Non che Paoli sia entusiasta neppure dei professionisti. «Una volta avevamo politici che facevano affari. Oggi abbiamo affaristi che fanno politica. E il fenomeno non è esaurito da Berlusconi; riguarda anche la sinistra. Io capisco se uno come Della Valle si arrabbia: se perde soldi, son soldi veri. Questi altri giocano: spostano soldi virtuali. E mi dispiace che in questo gioco sia rimasta invischiata la sinistra. Che ora si trova in un bel guaio. Se dice la verità sugli anni di sacrifici che ci attendono, non vince le elezioni. Se dice balle, le vincerà ma sarà cacciata appena comincerà a fare l’inevitabile. In Inghilterra la società è più avanzata: non a caso Marx aveva previsto che la rivoluzione si sarebbe fatta là. Non è andata così ma in compenso hanno avuto la Thatcher, che nei primi anni ha messo il Paese alle strette, però a lungo andare ha portato risultati. Mi farò odiare, ma l’Italia avrebbe bisogno di una destra seria: liberale e dotata di senso dello Stato; che non privatizzi scuola e sanità ma imponga le ristrettezze necessarie a preparare la stagione delle riforme. Prima un po’ di conservatorismo per mettere da parte i soldi, poi gli investimenti per ristrutturare la casa».

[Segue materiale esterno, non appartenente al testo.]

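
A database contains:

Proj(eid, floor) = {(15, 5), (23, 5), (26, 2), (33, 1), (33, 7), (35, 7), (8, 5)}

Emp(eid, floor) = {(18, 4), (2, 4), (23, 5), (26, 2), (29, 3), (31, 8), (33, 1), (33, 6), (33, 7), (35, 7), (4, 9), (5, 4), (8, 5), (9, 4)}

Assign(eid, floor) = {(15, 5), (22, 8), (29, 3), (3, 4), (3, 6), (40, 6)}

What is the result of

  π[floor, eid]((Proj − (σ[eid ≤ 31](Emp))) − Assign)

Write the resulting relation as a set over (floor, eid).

{(1, 33), (7, 33), (7, 35)}

Apply σ_{eid ≤ 31}; surviving tuples: {(18, 4), (2, 4), (23, 5), (26, 2), (29, 3), (31, 8), (4, 9), (5, 4), (8, 5), (9, 4)}
Taking the difference: {(15, 5), (33, 1), (33, 7), (35, 7)}
Taking the difference: {(33, 1), (33, 7), (35, 7)}
π[floor, eid]: project onto (floor, eid) → {(1, 33), (7, 33), (7, 35)}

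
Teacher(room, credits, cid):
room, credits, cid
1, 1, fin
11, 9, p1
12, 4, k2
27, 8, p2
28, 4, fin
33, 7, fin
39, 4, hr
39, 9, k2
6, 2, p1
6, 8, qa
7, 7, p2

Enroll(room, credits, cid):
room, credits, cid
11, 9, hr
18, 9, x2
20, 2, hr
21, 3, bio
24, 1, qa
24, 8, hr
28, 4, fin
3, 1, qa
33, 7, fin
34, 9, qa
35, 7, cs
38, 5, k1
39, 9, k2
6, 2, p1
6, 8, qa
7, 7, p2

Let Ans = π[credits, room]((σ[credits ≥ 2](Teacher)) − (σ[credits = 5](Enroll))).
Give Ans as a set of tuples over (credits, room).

Filtering on credits ≥ 2 leaves {(11, 9, p1), (12, 4, k2), (27, 8, p2), (28, 4, fin), (33, 7, fin), (39, 4, hr), (39, 9, k2), (6, 2, p1), (6, 8, qa), (7, 7, p2)}.
Filtering on credits = 5 leaves {(38, 5, k1)}.
Difference: {(11, 9, p1), (12, 4, k2), (27, 8, p2), (28, 4, fin), (33, 7, fin), (39, 4, hr), (39, 9, k2), (6, 2, p1), (6, 8, qa), (7, 7, p2)} with {(38, 5, k1)} → {(11, 9, p1), (12, 4, k2), (27, 8, p2), (28, 4, fin), (33, 7, fin), (39, 4, hr), (39, 9, k2), (6, 2, p1), (6, 8, qa), (7, 7, p2)}
Keep only column(s) credits, room: {(2, 6), (4, 12), (4, 28), (4, 39), (7, 33), (7, 7), (8, 27), (8, 6), (9, 11), (9, 39)}

{(2, 6), (4, 12), (4, 28), (4, 39), (7, 33), (7, 7), (8, 27), (8, 6), (9, 11), (9, 39)}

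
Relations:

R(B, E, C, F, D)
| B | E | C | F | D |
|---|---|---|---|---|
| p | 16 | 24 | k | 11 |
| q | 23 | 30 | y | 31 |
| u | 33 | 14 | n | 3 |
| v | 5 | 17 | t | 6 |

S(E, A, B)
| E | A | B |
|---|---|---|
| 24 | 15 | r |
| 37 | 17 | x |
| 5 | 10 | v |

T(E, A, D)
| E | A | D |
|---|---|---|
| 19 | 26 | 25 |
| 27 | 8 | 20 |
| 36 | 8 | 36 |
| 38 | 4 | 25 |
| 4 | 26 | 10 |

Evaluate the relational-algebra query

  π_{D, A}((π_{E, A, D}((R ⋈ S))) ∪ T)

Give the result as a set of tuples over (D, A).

{(10, 26), (20, 8), (25, 26), (25, 4), (36, 8), (6, 10)}

Joining R and S on B, E yields {(v, 5, 17, t, 6, 10)}.
π[E, A, D]: project onto (E, A, D) → {(5, 10, 6)}
Set union of the two operands is {(19, 26, 25), (27, 8, 20), (36, 8, 36), (38, 4, 25), (4, 26, 10), (5, 10, 6)}.
π[D, A]: project onto (D, A) → {(10, 26), (20, 8), (25, 26), (25, 4), (36, 8), (6, 10)}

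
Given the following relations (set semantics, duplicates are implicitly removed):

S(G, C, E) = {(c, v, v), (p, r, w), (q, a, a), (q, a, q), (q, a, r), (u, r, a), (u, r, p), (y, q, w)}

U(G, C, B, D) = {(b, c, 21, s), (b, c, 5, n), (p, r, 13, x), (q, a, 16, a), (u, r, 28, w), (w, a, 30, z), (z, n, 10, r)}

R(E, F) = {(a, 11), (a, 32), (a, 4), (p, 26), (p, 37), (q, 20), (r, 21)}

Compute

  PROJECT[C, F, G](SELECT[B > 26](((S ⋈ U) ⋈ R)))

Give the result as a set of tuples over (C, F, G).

{(r, 11, u), (r, 26, u), (r, 32, u), (r, 37, u), (r, 4, u)}

Joining S and U on G, C yields {(p, r, w, 13, x), (q, a, a, 16, a), (q, a, q, 16, a), (q, a, r, 16, a), (u, r, a, 28, w), (u, r, p, 28, w)}.
Joining (S ⋈ U) and R on E yields {(q, a, a, 16, a, 11), (q, a, a, 16, a, 32), (q, a, a, 16, a, 4), (q, a, q, 16, a, 20), (q, a, r, 16, a, 21), (u, r, a, 28, w, 11), (u, r, a, 28, w, 32), (u, r, a, 28, w, 4), (u, r, p, 28, w, 26), (u, r, p, 28, w, 37)}.
Filtering on B > 26 leaves {(u, r, a, 28, w, 11), (u, r, a, 28, w, 32), (u, r, a, 28, w, 4), (u, r, p, 28, w, 26), (u, r, p, 28, w, 37)}.
π[C, F, G]: project onto (C, F, G) → {(r, 11, u), (r, 26, u), (r, 32, u), (r, 37, u), (r, 4, u)}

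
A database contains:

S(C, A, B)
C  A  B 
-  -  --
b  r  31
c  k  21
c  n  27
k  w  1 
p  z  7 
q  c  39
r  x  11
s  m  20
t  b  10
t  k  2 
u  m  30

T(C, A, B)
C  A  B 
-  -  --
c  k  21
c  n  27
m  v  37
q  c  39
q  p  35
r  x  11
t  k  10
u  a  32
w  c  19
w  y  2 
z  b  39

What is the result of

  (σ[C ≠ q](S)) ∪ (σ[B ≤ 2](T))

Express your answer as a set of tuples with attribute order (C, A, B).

Apply σ_{C ≠ q}; surviving tuples: {(b, r, 31), (c, k, 21), (c, n, 27), (k, w, 1), (p, z, 7), (r, x, 11), (s, m, 20), (t, b, 10), (t, k, 2), (u, m, 30)}
Apply σ_{B ≤ 2}; surviving tuples: {(w, y, 2)}
Union: {(b, r, 31), (c, k, 21), (c, n, 27), (k, w, 1), (p, z, 7), (r, x, 11), (s, m, 20), (t, b, 10), (t, k, 2), (u, m, 30)} with {(w, y, 2)} → {(b, r, 31), (c, k, 21), (c, n, 27), (k, w, 1), (p, z, 7), (r, x, 11), (s, m, 20), (t, b, 10), (t, k, 2), (u, m, 30), (w, y, 2)}

{(b, r, 31), (c, k, 21), (c, n, 27), (k, w, 1), (p, z, 7), (r, x, 11), (s, m, 20), (t, b, 10), (t, k, 2), (u, m, 30), (w, y, 2)}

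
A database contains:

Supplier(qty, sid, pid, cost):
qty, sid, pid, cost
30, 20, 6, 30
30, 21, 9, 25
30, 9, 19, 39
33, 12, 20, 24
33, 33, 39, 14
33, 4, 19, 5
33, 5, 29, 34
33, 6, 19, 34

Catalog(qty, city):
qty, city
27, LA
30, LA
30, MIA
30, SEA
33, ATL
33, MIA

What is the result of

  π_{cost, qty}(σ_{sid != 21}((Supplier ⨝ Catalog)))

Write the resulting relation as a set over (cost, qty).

{(14, 33), (24, 33), (30, 30), (34, 33), (39, 30), (5, 33)}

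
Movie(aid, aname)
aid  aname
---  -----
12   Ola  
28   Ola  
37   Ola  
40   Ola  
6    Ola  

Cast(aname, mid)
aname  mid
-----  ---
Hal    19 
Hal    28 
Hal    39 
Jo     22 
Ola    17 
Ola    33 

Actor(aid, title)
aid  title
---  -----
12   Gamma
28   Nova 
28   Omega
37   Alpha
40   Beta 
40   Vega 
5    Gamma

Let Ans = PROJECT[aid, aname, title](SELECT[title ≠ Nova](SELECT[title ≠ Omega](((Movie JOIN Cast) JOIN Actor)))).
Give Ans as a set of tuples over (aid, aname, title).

Movie ⋈ Cast (natural join on aname): {(12, Ola, 17), (12, Ola, 33), (28, Ola, 17), (28, Ola, 33), (37, Ola, 17), (37, Ola, 33), (40, Ola, 17), (40, Ola, 33), (6, Ola, 17), (6, Ola, 33)}
(Movie JOIN Cast) ⋈ Actor (natural join on aid): {(12, Ola, 17, Gamma), (12, Ola, 33, Gamma), (28, Ola, 17, Nova), (28, Ola, 17, Omega), (28, Ola, 33, Nova), (28, Ola, 33, Omega), (37, Ola, 17, Alpha), (37, Ola, 33, Alpha), (40, Ola, 17, Beta), (40, Ola, 17, Vega), (40, Ola, 33, Beta), (40, Ola, 33, Vega)}
Selection title ≠ Omega: {(12, Ola, 17, Gamma), (12, Ola, 33, Gamma), (28, Ola, 17, Nova), (28, Ola, 33, Nova), (37, Ola, 17, Alpha), (37, Ola, 33, Alpha), (40, Ola, 17, Beta), (40, Ola, 17, Vega), (40, Ola, 33, Beta), (40, Ola, 33, Vega)}
Selection title ≠ Nova: {(12, Ola, 17, Gamma), (12, Ola, 33, Gamma), (37, Ola, 17, Alpha), (37, Ola, 33, Alpha), (40, Ola, 17, Beta), (40, Ola, 17, Vega), (40, Ola, 33, Beta), (40, Ola, 33, Vega)}
π[aid, aname, title]: project onto (aid, aname, title) (4 duplicate(s) eliminated) → {(12, Ola, Gamma), (37, Ola, Alpha), (40, Ola, Beta), (40, Ola, Vega)}

{(12, Ola, Gamma), (37, Ola, Alpha), (40, Ola, Beta), (40, Ola, Vega)}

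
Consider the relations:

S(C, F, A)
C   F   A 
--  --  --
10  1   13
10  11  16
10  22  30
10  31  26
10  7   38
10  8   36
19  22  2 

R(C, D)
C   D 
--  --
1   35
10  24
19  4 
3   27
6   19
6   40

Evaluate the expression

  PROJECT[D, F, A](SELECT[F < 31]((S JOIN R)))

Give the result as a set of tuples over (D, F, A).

Natural join on C: {(10, 1, 13, 24), (10, 11, 16, 24), (10, 22, 30, 24), (10, 31, 26, 24), (10, 7, 38, 24), (10, 8, 36, 24), (19, 22, 2, 4)}
σ[F < 31]: keep tuples satisfying F < 31 → {(10, 1, 13, 24), (10, 11, 16, 24), (10, 22, 30, 24), (10, 7, 38, 24), (10, 8, 36, 24), (19, 22, 2, 4)}
π[D, F, A]: project onto (D, F, A) → {(24, 1, 13), (24, 11, 16), (24, 22, 30), (24, 7, 38), (24, 8, 36), (4, 22, 2)}

{(24, 1, 13), (24, 11, 16), (24, 22, 30), (24, 7, 38), (24, 8, 36), (4, 22, 2)}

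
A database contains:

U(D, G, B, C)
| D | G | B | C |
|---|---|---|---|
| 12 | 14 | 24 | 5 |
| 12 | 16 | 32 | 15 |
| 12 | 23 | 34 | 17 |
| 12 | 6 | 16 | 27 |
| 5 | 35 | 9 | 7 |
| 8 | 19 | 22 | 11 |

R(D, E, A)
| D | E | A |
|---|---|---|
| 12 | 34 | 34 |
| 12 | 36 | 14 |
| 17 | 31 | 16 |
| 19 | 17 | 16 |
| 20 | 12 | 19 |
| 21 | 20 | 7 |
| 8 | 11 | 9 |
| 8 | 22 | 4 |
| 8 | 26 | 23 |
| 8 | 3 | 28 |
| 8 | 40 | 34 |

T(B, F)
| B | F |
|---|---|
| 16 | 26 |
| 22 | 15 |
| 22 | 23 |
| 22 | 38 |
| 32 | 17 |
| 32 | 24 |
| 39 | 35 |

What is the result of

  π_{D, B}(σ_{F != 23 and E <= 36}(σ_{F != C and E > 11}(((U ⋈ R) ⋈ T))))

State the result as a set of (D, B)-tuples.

Natural join on D: {(12, 14, 24, 5, 34, 34), (12, 14, 24, 5, 36, 14), (12, 16, 32, 15, 34, 34), (12, 16, 32, 15, 36, 14), (12, 23, 34, 17, 34, 34), (12, 23, 34, 17, 36, 14), (12, 6, 16, 27, 34, 34), (12, 6, 16, 27, 36, 14), (8, 19, 22, 11, 11, 9), (8, 19, 22, 11, 22, 4), (8, 19, 22, 11, 26, 23), (8, 19, 22, 11, 3, 28), (8, 19, 22, 11, 40, 34)}
Natural join on B: {(12, 16, 32, 15, 34, 34, 17), (12, 16, 32, 15, 34, 34, 24), (12, 16, 32, 15, 36, 14, 17), (12, 16, 32, 15, 36, 14, 24), (12, 6, 16, 27, 34, 34, 26), (12, 6, 16, 27, 36, 14, 26), (8, 19, 22, 11, 11, 9, 15), (8, 19, 22, 11, 11, 9, 23), (8, 19, 22, 11, 11, 9, 38), (8, 19, 22, 11, 22, 4, 15), (8, 19, 22, 11, 22, 4, 23), (8, 19, 22, 11, 22, 4, 38), (8, 19, 22, 11, 26, 23, 15), (8, 19, 22, 11, 26, 23, 23), (8, 19, 22, 11, 26, 23, 38), (8, 19, 22, 11, 3, 28, 15), (8, 19, 22, 11, 3, 28, 23), (8, 19, 22, 11, 3, 28, 38), (8, 19, 22, 11, 40, 34, 15), (8, 19, 22, 11, 40, 34, 23), (8, 19, 22, 11, 40, 34, 38)}
Selection F != C and E > 11: {(12, 16, 32, 15, 34, 34, 17), (12, 16, 32, 15, 34, 34, 24), (12, 16, 32, 15, 36, 14, 17), (12, 16, 32, 15, 36, 14, 24), (12, 6, 16, 27, 34, 34, 26), (12, 6, 16, 27, 36, 14, 26), (8, 19, 22, 11, 22, 4, 15), (8, 19, 22, 11, 22, 4, 23), (8, 19, 22, 11, 22, 4, 38), (8, 19, 22, 11, 26, 23, 15), (8, 19, 22, 11, 26, 23, 23), (8, 19, 22, 11, 26, 23, 38), (8, 19, 22, 11, 40, 34, 15), (8, 19, 22, 11, 40, 34, 23), (8, 19, 22, 11, 40, 34, 38)}
Selection F != 23 and E <= 36: {(12, 16, 32, 15, 34, 34, 17), (12, 16, 32, 15, 34, 34, 24), (12, 16, 32, 15, 36, 14, 17), (12, 16, 32, 15, 36, 14, 24), (12, 6, 16, 27, 34, 34, 26), (12, 6, 16, 27, 36, 14, 26), (8, 19, 22, 11, 22, 4, 15), (8, 19, 22, 11, 22, 4, 38), (8, 19, 22, 11, 26, 23, 15), (8, 19, 22, 11, 26, 23, 38)}
Projecting to D, B (7 duplicate(s) eliminated): {(12, 16), (12, 32), (8, 22)}

{(12, 16), (12, 32), (8, 22)}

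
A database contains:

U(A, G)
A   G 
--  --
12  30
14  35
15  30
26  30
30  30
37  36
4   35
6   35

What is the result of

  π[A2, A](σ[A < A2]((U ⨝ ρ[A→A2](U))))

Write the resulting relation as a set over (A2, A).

ρ[A→A2]: schema becomes (A2, G); tuples unchanged.
U ⋈ ρ[A→A2](U) (natural join on G): {(12, 30, 12), (12, 30, 15), (12, 30, 26), (12, 30, 30), (14, 35, 14), (14, 35, 4), (14, 35, 6), (15, 30, 12), (15, 30, 15), (15, 30, 26), (15, 30, 30), (26, 30, 12), (26, 30, 15), (26, 30, 26), (26, 30, 30), (30, 30, 12), (30, 30, 15), (30, 30, 26), (30, 30, 30), (37, 36, 37), (4, 35, 14), (4, 35, 4), (4, 35, 6), (6, 35, 14), (6, 35, 4), (6, 35, 6)}
σ[A < A2]: keep tuples satisfying A < A2 → {(12, 30, 15), (12, 30, 26), (12, 30, 30), (15, 30, 26), (15, 30, 30), (26, 30, 30), (4, 35, 14), (4, 35, 6), (6, 35, 14)}
Projecting to A2, A: {(14, 4), (14, 6), (15, 12), (26, 12), (26, 15), (30, 12), (30, 15), (30, 26), (6, 4)}

{(14, 4), (14, 6), (15, 12), (26, 12), (26, 15), (30, 12), (30, 15), (30, 26), (6, 4)}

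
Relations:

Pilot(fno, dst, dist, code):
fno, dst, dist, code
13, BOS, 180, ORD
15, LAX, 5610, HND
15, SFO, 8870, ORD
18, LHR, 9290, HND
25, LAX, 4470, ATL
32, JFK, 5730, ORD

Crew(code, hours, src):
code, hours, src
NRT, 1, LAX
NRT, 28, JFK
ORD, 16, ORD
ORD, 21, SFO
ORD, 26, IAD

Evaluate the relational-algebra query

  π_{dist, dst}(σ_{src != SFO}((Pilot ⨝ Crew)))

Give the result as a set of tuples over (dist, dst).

{(180, BOS), (5730, JFK), (8870, SFO)}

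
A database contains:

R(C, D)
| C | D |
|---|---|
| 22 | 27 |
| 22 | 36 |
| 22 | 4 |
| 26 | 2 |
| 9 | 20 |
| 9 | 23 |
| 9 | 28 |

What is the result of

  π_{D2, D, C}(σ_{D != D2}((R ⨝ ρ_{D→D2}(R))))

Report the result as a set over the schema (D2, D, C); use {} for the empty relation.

ρ[D→D2]: schema becomes (C, D2); tuples unchanged.
Joining R and ρ_{D→D2}(R) on C yields {(22, 27, 27), (22, 27, 36), (22, 27, 4), (22, 36, 27), (22, 36, 36), (22, 36, 4), (22, 4, 27), (22, 4, 36), (22, 4, 4), (26, 2, 2), (9, 20, 20), (9, 20, 23), (9, 20, 28), (9, 23, 20), (9, 23, 23), (9, 23, 28), (9, 28, 20), (9, 28, 23), (9, 28, 28)}.
Selection D != D2: {(22, 27, 36), (22, 27, 4), (22, 36, 27), (22, 36, 4), (22, 4, 27), (22, 4, 36), (9, 20, 23), (9, 20, 28), (9, 23, 20), (9, 23, 28), (9, 28, 20), (9, 28, 23)}
π[D2, D, C]: project onto (D2, D, C) → {(20, 23, 9), (20, 28, 9), (23, 20, 9), (23, 28, 9), (27, 36, 22), (27, 4, 22), (28, 20, 9), (28, 23, 9), (36, 27, 22), (36, 4, 22), (4, 27, 22), (4, 36, 22)}

{(20, 23, 9), (20, 28, 9), (23, 20, 9), (23, 28, 9), (27, 36, 22), (27, 4, 22), (28, 20, 9), (28, 23, 9), (36, 27, 22), (36, 4, 22), (4, 27, 22), (4, 36, 22)}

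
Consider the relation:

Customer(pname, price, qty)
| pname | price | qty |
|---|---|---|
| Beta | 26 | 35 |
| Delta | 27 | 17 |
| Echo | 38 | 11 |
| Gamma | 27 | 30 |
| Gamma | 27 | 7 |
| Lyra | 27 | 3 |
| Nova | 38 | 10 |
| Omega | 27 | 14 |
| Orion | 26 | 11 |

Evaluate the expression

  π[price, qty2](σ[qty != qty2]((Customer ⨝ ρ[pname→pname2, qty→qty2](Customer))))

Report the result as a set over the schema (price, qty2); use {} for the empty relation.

{(26, 11), (26, 35), (27, 14), (27, 17), (27, 3), (27, 30), (27, 7), (38, 10), (38, 11)}

ρ[pname→pname2, qty→qty2]: schema becomes (pname2, price, qty2); tuples unchanged.
Joining Customer and ρ[pname→pname2, qty→qty2](Customer) on price yields {(Beta, 26, 35, Beta, 35), (Beta, 26, 35, Orion, 11), (Delta, 27, 17, Delta, 17), (Delta, 27, 17, Gamma, 30), (Delta, 27, 17, Gamma, 7), (Delta, 27, 17, Lyra, 3), (Delta, 27, 17, Omega, 14), (Echo, 38, 11, Echo, 11), (Echo, 38, 11, Nova, 10), (Gamma, 27, 30, Delta, 17), (Gamma, 27, 30, Gamma, 30), (Gamma, 27, 30, Gamma, 7), (Gamma, 27, 30, Lyra, 3), (Gamma, 27, 30, Omega, 14), (Gamma, 27, 7, Delta, 17), (Gamma, 27, 7, Gamma, 30), (Gamma, 27, 7, Gamma, 7), (Gamma, 27, 7, Lyra, 3), (Gamma, 27, 7, Omega, 14), (Lyra, 27, 3, Delta, 17), (Lyra, 27, 3, Gamma, 30), (Lyra, 27, 3, Gamma, 7), (Lyra, 27, 3, Lyra, 3), (Lyra, 27, 3, Omega, 14), (Nova, 38, 10, Echo, 11), (Nova, 38, 10, Nova, 10), (Omega, 27, 14, Delta, 17), (Omega, 27, 14, Gamma, 30), (Omega, 27, 14, Gamma, 7), (Omega, 27, 14, Lyra, 3), (Omega, 27, 14, Omega, 14), (Orion, 26, 11, Beta, 35), (Orion, 26, 11, Orion, 11)}.
Apply σ_{qty != qty2}; surviving tuples: {(Beta, 26, 35, Orion, 11), (Delta, 27, 17, Gamma, 30), (Delta, 27, 17, Gamma, 7), (Delta, 27, 17, Lyra, 3), (Delta, 27, 17, Omega, 14), (Echo, 38, 11, Nova, 10), (Gamma, 27, 30, Delta, 17), (Gamma, 27, 30, Gamma, 7), (Gamma, 27, 30, Lyra, 3), (Gamma, 27, 30, Omega, 14), (Gamma, 27, 7, Delta, 17), (Gamma, 27, 7, Gamma, 30), (Gamma, 27, 7, Lyra, 3), (Gamma, 27, 7, Omega, 14), (Lyra, 27, 3, Delta, 17), (Lyra, 27, 3, Gamma, 30), (Lyra, 27, 3, Gamma, 7), (Lyra, 27, 3, Omega, 14), (Nova, 38, 10, Echo, 11), (Omega, 27, 14, Delta, 17), (Omega, 27, 14, Gamma, 30), (Omega, 27, 14, Gamma, 7), (Omega, 27, 14, Lyra, 3), (Orion, 26, 11, Beta, 35)}
Keep only column(s) price, qty2 (15 duplicate(s) eliminated): {(26, 11), (26, 35), (27, 14), (27, 17), (27, 3), (27, 30), (27, 7), (38, 10), (38, 11)}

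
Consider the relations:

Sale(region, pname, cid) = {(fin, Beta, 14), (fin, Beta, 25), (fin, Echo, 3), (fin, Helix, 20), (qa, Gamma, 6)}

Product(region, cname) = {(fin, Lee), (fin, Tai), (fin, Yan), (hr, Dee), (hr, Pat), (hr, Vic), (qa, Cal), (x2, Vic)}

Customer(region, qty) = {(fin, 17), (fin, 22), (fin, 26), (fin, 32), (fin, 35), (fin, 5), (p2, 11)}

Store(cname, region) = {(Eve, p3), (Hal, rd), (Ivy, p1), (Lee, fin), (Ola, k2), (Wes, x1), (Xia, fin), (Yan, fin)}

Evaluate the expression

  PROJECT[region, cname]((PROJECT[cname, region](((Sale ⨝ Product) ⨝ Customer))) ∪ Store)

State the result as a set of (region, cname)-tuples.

Sale ⋈ Product (natural join on region): {(fin, Beta, 14, Lee), (fin, Beta, 14, Tai), (fin, Beta, 14, Yan), (fin, Beta, 25, Lee), (fin, Beta, 25, Tai), (fin, Beta, 25, Yan), (fin, Echo, 3, Lee), (fin, Echo, 3, Tai), (fin, Echo, 3, Yan), (fin, Helix, 20, Lee), (fin, Helix, 20, Tai), (fin, Helix, 20, Yan), (qa, Gamma, 6, Cal)}
(Sale ⨝ Product) ⋈ Customer (natural join on region): {(fin, Beta, 14, Lee, 17), (fin, Beta, 14, Lee, 22), (fin, Beta, 14, Lee, 26), (fin, Beta, 14, Lee, 32), (fin, Beta, 14, Lee, 35), (fin, Beta, 14, Lee, 5), (fin, Beta, 14, Tai, 17), (fin, Beta, 14, Tai, 22), (fin, Beta, 14, Tai, 26), (fin, Beta, 14, Tai, 32), (fin, Beta, 14, Tai, 35), (fin, Beta, 14, Tai, 5), (fin, Beta, 14, Yan, 17), (fin, Beta, 14, Yan, 22), (fin, Beta, 14, Yan, 26), (fin, Beta, 14, Yan, 32), (fin, Beta, 14, Yan, 35), (fin, Beta, 14, Yan, 5), (fin, Beta, 25, Lee, 17), (fin, Beta, 25, Lee, 22), (fin, Beta, 25, Lee, 26), (fin, Beta, 25, Lee, 32), (fin, Beta, 25, Lee, 35), (fin, Beta, 25, Lee, 5), (fin, Beta, 25, Tai, 17), (fin, Beta, 25, Tai, 22), (fin, Beta, 25, Tai, 26), (fin, Beta, 25, Tai, 32), (fin, Beta, 25, Tai, 35), (fin, Beta, 25, Tai, 5), (fin, Beta, 25, Yan, 17), (fin, Beta, 25, Yan, 22), (fin, Beta, 25, Yan, 26), (fin, Beta, 25, Yan, 32), (fin, Beta, 25, Yan, 35), (fin, Beta, 25, Yan, 5), (fin, Echo, 3, Lee, 17), (fin, Echo, 3, Lee, 22), (fin, Echo, 3, Lee, 26), (fin, Echo, 3, Lee, 32), (fin, Echo, 3, Lee, 35), (fin, Echo, 3, Lee, 5), (fin, Echo, 3, Tai, 17), (fin, Echo, 3, Tai, 22), (fin, Echo, 3, Tai, 26), (fin, Echo, 3, Tai, 32), (fin, Echo, 3, Tai, 35), (fin, Echo, 3, Tai, 5), (fin, Echo, 3, Yan, 17), (fin, Echo, 3, Yan, 22), (fin, Echo, 3, Yan, 26), (fin, Echo, 3, Yan, 32), (fin, Echo, 3, Yan, 35), (fin, Echo, 3, Yan, 5), (fin, Helix, 20, Lee, 17), (fin, Helix, 20, Lee, 22), (fin, Helix, 20, Lee, 26), (fin, Helix, 20, Lee, 32), (fin, Helix, 20, Lee, 35), (fin, Helix, 20, Lee, 5), (fin, Helix, 20, Tai, 17), (fin, Helix, 20, Tai, 22), (fin, Helix, 20, Tai, 26), (fin, Helix, 20, Tai, 32), (fin, Helix, 20, Tai, 35), (fin, Helix, 20, Tai, 5), (fin, Helix, 20, Yan, 17), (fin, Helix, 20, Yan, 22), (fin, Helix, 20, Yan, 26), (fin, Helix, 20, Yan, 32), (fin, Helix, 20, Yan, 35), (fin, Helix, 20, Yan, 5)}
π_{cname, region} gives {(Lee, fin), (Tai, fin), (Yan, fin)} (69 duplicate(s) eliminated).
Taking the union: {(Eve, p3), (Hal, rd), (Ivy, p1), (Lee, fin), (Ola, k2), (Tai, fin), (Wes, x1), (Xia, fin), (Yan, fin)}
π_{region, cname} gives {(fin, Lee), (fin, Tai), (fin, Xia), (fin, Yan), (k2, Ola), (p1, Ivy), (p3, Eve), (rd, Hal), (x1, Wes)}.

{(fin, Lee), (fin, Tai), (fin, Xia), (fin, Yan), (k2, Ola), (p1, Ivy), (p3, Eve), (rd, Hal), (x1, Wes)}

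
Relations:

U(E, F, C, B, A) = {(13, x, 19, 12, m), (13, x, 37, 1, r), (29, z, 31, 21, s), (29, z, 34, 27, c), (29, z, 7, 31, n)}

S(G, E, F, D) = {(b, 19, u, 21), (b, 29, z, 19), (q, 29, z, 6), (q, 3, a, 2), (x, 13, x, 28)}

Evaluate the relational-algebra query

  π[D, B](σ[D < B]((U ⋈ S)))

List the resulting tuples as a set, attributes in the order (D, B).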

Paoli non rinnega il passato; piuttosto, non si riconosce nel presente. Pur non amando Berlusconi, non si è unito alla mobilitazione di artisti e intellettuali contro di lui. «Ho attaccato Berlusconi quando non voleva pagare la Siae, negando alla cultura la sua fonte di sostentamento. Per il resto, non avevo nulla da dimostrare. Tutti sanno bene come la penso. E io non ho cambiato idea; sono loro ad averla cambiata. Io sono sempre di sinistra, diciamo pure comunista; sono loro a non esserlo più. E poi, come dicevo, non credo alle bande. Nel 1968 smisi di suonare per fare l’oste a Levanto: le mie cose non erano più adatte ai tempi, e non mi andava di cantare “viva” o “abbasso”. Restai zitto per sette anni, fino a quando Gianni Borgna, allora capo della Fgci romana, mi invitò a suonare qualche canzone al Pincio. Andai avanti per due ore, e scoprii che i giovani comunisti potevano ascoltare Sapore di sale, che avevano capito come anche la poesia e l’amore fossero politica».
Sapore di sale, forse la più bella canzone mai scritta da un italiano, è del 1963. Sono gli anni in cui Paoli vive come Tenco e come una sua giovane scoperta, Lucio Dalla, nel mito degli chansonniers , degli esistenzialisti, degli artisti maledetti. È l’anno in cui si spara al cuore. «Ogni suicidio è diverso, e privato. È l’unico modo per scegliere: perché le cose cruciali della vita, l’amore e la morte, non si scelgono; tu non scegli di nascere, né di amare, né di morire. Il suicidio è l’unico, arrogante modo dato all’uomo per decidere di sé. Ma io sono la dimostrazione che neppure così si riesce a decidere davvero. Il proiettile bucò il cuore e si conficcò nel pericardio, dov’è tuttora incapsulato. Ero a casa da solo. Anna, allora mia moglie, era partita; ma aveva lasciato le chiavi a un amico, che poco dopo entrò a vedere come stavo». L’anno dopo Paoli ha avuto due figli: Giovanni, che ora ha curato per Laterza la sua biografia; e Amanda, con cui adesso discute di storia.